Amperometric sensors have been used to detect the presence of specific analytes, for example enzymes in liquids, for over 20 years. The basic principle is to effect a reaction between the analyte to be detected in a sample and the sensor surface. The subsequent charge produced is then converted into a sensor current that can be measured. The size of the current is generally related to the quantity of analyte present.
FIG. 1 shows a simplified biasing circuit used in a typical sensor. The circuit consists of three electrodes, a counter electrode C, a work electrode W and a reference electrode R. The counter electrode C and reference electrode R are connected to a work potential setting amplifier, Amp1, and an output buffer amplifier, Amp2, and a current sensing resistor, Rsens as shown in FIG. 1.
The work electrode W is coated with a reaction inducing coating that reacts with the chosen analyte. For example, a glucose sensor might have a glucose oxidase coating on the work electrode W. The reaction produces ions that when subjected to a potential difference give rise to current flow from the counter electrode C to the work electrode W. The current also flows through the current sensing resistor Rsens giving a voltage drop Vout across that resistor. A typical sensor current might be 10 nA, and for Rsens=1 MΩ, Vout is 10n×1M=10 mV referenced to ground. As already noted the size of the current flowing from the counter electrode C to the work electrode W, and hence the output voltage Vout across Rsens, depends on the concentration of the analyte.
The potential on the reference electrode is key to achieving optimum sensor performance. The reaction efficiency at the working electrode W depends on the work potential VRW. Different sensors operate best at different values of work potential VRW. For example, a glucose sensor operates optimally at VRW=0.6V compared to VRW=−0.6V for an oxygen sensor. The role of the work potential setting amplifier is to maintain the work potential VRW at the value for which reaction conditions are optimised. This is done by setting the positive terminal of the work potential setting amplifier to Vref=VRW+Vout and the negative terminal of the work potential setting amplifier to VRW. As mentioned earlier, Vout is the potential drop across the current sensing resistor Rsens due to the sensor current and typically has a value of 10 mV. If the maximum voltage that can be generated across the current sensing resistor by a glucose sensor is, for example, 100 mV, Vref would be set to Vref=0.6V+100 mV to ensure that the reaction conditions are optimised. However, because Vout varies with, for example, analyte concentration and time, the work potential VRW is subject to fluctuations. The fluctuations of the work potential VRW away from Vref are a problem with sensor circuit designs such as that of FIG. 1 as they are detrimental to an efficient reaction at the work electrode W and also impact on the consistency of the output signal.
In practical applications of the sensor, a user may want to measure, for example, both the glucose and oxygen levels using the same sensor system. As already noted, glucose and oxygen sensors operate at different work potentials VRW, 0.6V and −0.6V respectively. The sensor system should therefore be able to accommodate both work potentials. If a single circuit of the type shown in FIG. 1 is used, a headroom of more than 1.2V would be required of the circuit voltage supply. However, this would be too large for a single chip low power integrated circuit design running at low voltages of 1V and below.

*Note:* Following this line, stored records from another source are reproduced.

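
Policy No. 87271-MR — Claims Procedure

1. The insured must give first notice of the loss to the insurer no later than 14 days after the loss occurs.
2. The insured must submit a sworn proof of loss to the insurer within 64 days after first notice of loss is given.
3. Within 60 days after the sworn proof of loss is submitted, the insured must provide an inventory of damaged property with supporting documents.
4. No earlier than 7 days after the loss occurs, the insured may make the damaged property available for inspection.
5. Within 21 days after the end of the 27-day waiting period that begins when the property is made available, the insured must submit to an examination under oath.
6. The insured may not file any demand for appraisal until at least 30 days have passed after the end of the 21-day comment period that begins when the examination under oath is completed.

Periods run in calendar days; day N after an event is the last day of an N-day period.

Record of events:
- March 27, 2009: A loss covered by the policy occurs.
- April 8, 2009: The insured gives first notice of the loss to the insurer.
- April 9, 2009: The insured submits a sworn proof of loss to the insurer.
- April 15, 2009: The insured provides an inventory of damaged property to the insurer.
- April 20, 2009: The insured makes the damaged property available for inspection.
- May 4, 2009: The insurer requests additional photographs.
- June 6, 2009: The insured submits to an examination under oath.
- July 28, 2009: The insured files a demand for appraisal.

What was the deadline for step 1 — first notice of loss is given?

Step 1 runs from March 27, 2009, when the loss occurs. 14 days after March 27, 2009 is April 10, 2009.

April 10, 2009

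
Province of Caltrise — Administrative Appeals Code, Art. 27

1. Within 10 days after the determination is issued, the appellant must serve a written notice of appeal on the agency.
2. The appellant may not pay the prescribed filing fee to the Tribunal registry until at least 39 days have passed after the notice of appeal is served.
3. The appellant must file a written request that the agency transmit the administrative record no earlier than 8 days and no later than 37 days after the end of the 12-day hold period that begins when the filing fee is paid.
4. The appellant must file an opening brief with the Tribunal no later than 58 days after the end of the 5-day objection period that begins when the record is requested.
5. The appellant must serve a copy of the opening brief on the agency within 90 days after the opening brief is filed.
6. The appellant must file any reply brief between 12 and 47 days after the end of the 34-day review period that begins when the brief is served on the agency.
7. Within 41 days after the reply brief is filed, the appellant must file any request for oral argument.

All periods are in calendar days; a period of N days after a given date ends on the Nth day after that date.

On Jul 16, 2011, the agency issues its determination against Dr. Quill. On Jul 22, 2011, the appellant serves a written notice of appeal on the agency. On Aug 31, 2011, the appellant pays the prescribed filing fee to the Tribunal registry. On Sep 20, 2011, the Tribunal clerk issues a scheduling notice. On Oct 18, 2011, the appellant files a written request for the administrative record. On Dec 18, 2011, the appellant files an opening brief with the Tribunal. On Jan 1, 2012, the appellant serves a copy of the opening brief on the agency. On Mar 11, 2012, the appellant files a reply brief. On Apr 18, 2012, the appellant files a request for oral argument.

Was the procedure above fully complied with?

Yes

Step 1 — counting 10 days from Jul 16, 2011 (when the determination is issued) gives a deadline of Jul 26, 2011; done Jul 22, 2011 — timely.
Step 2 — must wait 39 days from Jul 22, 2011 (when the notice of appeal is served), so not before Aug 30, 2011; done Aug 31, 2011, after the minimum wait.
Step 3 — 8 and 37 days from Sep 12, 2011 (end of the 12-day hold period, which began when the filing fee is paid on Aug 31, 2011) are Sep 20, 2011 and Oct 19, 2011 respectively; done Oct 18, 2011 — within the window.
Step 4 — counting 58 days from Oct 23, 2011 (end of the 5-day objection period, which began when the record is requested on Oct 18, 2011) gives a deadline of Dec 20, 2011; completed Dec 18, 2011, before the deadline.
Step 5 — counting 90 days from Dec 18, 2011 (when the opening brief is filed) gives a deadline of Mar 17, 2012; done Jan 1, 2012 — timely.
Step 6 — 12 and 47 days from Feb 4, 2012 (end of the 34-day review period, which began when the brief is served on the agency on Jan 1, 2012) are Feb 16, 2012 and Mar 22, 2012 respectively; done Mar 11, 2012, which is between those dates.
Step 7 — counting 41 days from Mar 11, 2012 (when the reply brief is filed) gives a deadline of Apr 21, 2012; Apr 18, 2012 is within that limit.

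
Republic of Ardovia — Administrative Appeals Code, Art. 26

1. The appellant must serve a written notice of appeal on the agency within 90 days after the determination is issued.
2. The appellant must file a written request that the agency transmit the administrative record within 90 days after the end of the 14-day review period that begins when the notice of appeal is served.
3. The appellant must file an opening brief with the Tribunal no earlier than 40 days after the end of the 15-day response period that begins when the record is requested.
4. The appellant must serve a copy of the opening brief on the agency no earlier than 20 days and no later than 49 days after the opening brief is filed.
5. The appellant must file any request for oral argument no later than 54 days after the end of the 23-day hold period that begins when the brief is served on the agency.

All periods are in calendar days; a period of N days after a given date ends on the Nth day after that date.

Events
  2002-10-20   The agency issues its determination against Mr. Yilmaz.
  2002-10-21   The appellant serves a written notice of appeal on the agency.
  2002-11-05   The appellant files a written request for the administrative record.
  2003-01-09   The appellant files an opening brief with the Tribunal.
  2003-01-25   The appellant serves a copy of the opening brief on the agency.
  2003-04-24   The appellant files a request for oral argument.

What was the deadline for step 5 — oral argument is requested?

2003-04-12

The brief is served on the agency on 2003-01-25; the 23-day hold period therefore ends 2003-02-17, and step 5 runs from that date. 54 days after 2003-02-17 is 2003-04-12.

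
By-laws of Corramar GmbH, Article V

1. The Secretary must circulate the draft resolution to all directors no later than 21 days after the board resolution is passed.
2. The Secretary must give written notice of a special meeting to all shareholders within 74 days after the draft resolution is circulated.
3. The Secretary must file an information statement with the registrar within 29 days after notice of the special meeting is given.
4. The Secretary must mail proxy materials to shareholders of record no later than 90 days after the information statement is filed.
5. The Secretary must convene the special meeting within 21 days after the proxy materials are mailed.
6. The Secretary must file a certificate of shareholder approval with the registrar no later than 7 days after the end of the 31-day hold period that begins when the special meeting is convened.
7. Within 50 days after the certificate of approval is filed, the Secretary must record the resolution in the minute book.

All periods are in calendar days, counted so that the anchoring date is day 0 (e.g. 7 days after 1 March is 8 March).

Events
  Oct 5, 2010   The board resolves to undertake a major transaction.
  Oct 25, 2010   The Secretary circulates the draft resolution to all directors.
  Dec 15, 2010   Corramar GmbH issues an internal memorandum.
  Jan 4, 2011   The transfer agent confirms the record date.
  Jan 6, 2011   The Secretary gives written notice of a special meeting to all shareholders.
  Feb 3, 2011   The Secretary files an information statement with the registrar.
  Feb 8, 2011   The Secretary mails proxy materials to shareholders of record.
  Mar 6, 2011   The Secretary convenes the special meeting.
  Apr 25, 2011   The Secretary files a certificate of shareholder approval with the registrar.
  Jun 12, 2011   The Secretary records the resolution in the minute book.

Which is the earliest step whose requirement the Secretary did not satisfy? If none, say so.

Step 5

Step 1: 21 days after Oct 5, 2010 (when the board resolution is passed) is Oct 26, 2010; done Oct 25, 2010 — timely.
Step 2: 74 days after Oct 25, 2010 (when the draft resolution is circulated) is Jan 7, 2011; done Jan 6, 2011 — timely.
Step 3: 29 days after Jan 6, 2011 (when notice of the special meeting is given) is Feb 4, 2011; Feb 3, 2011 is within that limit.
Step 4: 90 days after Feb 3, 2011 (when the information statement is filed) is May 4, 2011; completed Feb 8, 2011, before the deadline.
Step 5: 21 days after Feb 8, 2011 (when the proxy materials are mailed) is Mar 1, 2011; not done until Mar 6, 2011, 5 days after the deadline.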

A possible solution to the voltage limitation problem referred to above is to make a multiple sensor by designing two parallel circuits on a single chip. This is illustrated in FIG. 2. Implementing this solution would require re-referencing the Vref and Vout signals to ground. However, using two parallel circuits increases the used chip area and therefore the costs of producing the chip. In addition to this, the design in FIG. 2 would still not solve the problem caused by fluctuations in the work potential VRW.
A further problem which arises with the designs of both FIG. 1 and FIG. 2 is the presence of Shott noise which results from the current sensing resistor. This noise is proportional to the value of the resistance and will be significant relative to the output voltage.